According to Mitch Rubenstein, CEO of the networks parent company, Hollywood Media, both are "creating services for niches that don't exist and that's what I like to do. We think these channels are interesting because they're fresh content that has not been on cable before."
Rubenstein's previous niche filler was the Sci Fi Channel, which he and Laurie Silvers, Hollywood Media's president, converted from a genre into a network.
"If you're not Fox and willing to make such a huge investment to go into a category with incumbents, the way to be successful is to launch a service that creates its own niche and category," he says. That's the idea with the ticket services.
Totally Broadway TV is the more ambitious of the two. Viewers will be able to tune into an on-demand menu of Broadway rehearsals and interviews. Viewers can also sit back and watch the carousel (not the Rodgers and Hammerstein type) of content if they don't feel up to deciding.
But the business comes from viewers' purchasing tickets through the channel by using a remote. Hollywood Media also owns Broadway.com, a site that gives visitors another place to purchase tickets.
Unlike Telecharge or Ticketmaster, which can require a theater-goer to purchase tickets months in advance in order to get quality seats, Broadway.com's selection includes blocks of tickets taken out of the database before Telecharge or Ticketmaster start selling to the public.
Rubenstein says that, if tickets are sold out for a given date or seat locations are unsatisfactory, a subscriber can phone or e-mail Totally Broadway TV for help.
Drawing off of Hollywood Media's other properties is a key to the new services. CinemaSource, for example, provides electronic movie time data for newspapers and other outlets. That data will play a major part in Totally Hollywood TV, which will allow viewers to purchase movie tickets.

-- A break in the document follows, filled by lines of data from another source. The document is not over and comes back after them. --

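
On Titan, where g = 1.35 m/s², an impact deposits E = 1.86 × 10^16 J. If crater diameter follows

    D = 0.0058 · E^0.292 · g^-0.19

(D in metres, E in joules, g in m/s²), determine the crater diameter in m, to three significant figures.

E^0.292 = (1.86 × 10^16)^0.292 = 5.632 × 10^4
g^-0.19 = 1.35^-0.19 = 0.9446
D = 0.0058 × 5.632 × 10^4 × 0.9446 = 308.6 m

D ≈ 309 m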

The two networks will join a number of other offerings in Interactive Optimum, which, as of March 31, had 24,100 subscribers. The $9.95 monthly charge gives viewers access to 27 digital channels and 45 digital music channels. VOD content available includes MagRack, Fox TV on Demand (which includes The Shield and 24) and 13 On Demand, which provides 50 to 60 hours of content from PBS station WNET New York.

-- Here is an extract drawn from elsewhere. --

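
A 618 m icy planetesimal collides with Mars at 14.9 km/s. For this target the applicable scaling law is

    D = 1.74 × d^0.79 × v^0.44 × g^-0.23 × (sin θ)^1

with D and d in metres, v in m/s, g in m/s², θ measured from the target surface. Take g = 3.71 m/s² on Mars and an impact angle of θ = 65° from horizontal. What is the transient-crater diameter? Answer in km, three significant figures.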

The Hollywood Media networks join other enhanced-television content, currently 17 channels. Among the services offered are MSG Game Director, which gives viewers the opportunity to change camera angles of New York Mets games and events from Madison Square Garden; TechTV Interactive, which gives access to past reviews on electronics equipment and other content; and a MuchMusic channel that allows viewers to choose the videos.
Like the other networks, Hollywood Media owns its content. "The underlying foundation for both of these services," says Rubenstein, "is we own the content."
Hollywood Media expects to reach 1.5 million to 2 million households by the end of the year, he says, adding that the company's efforts will be focused on East Coast cable operators. The financial upside for cable operators is that they get a percentage of ticket sales.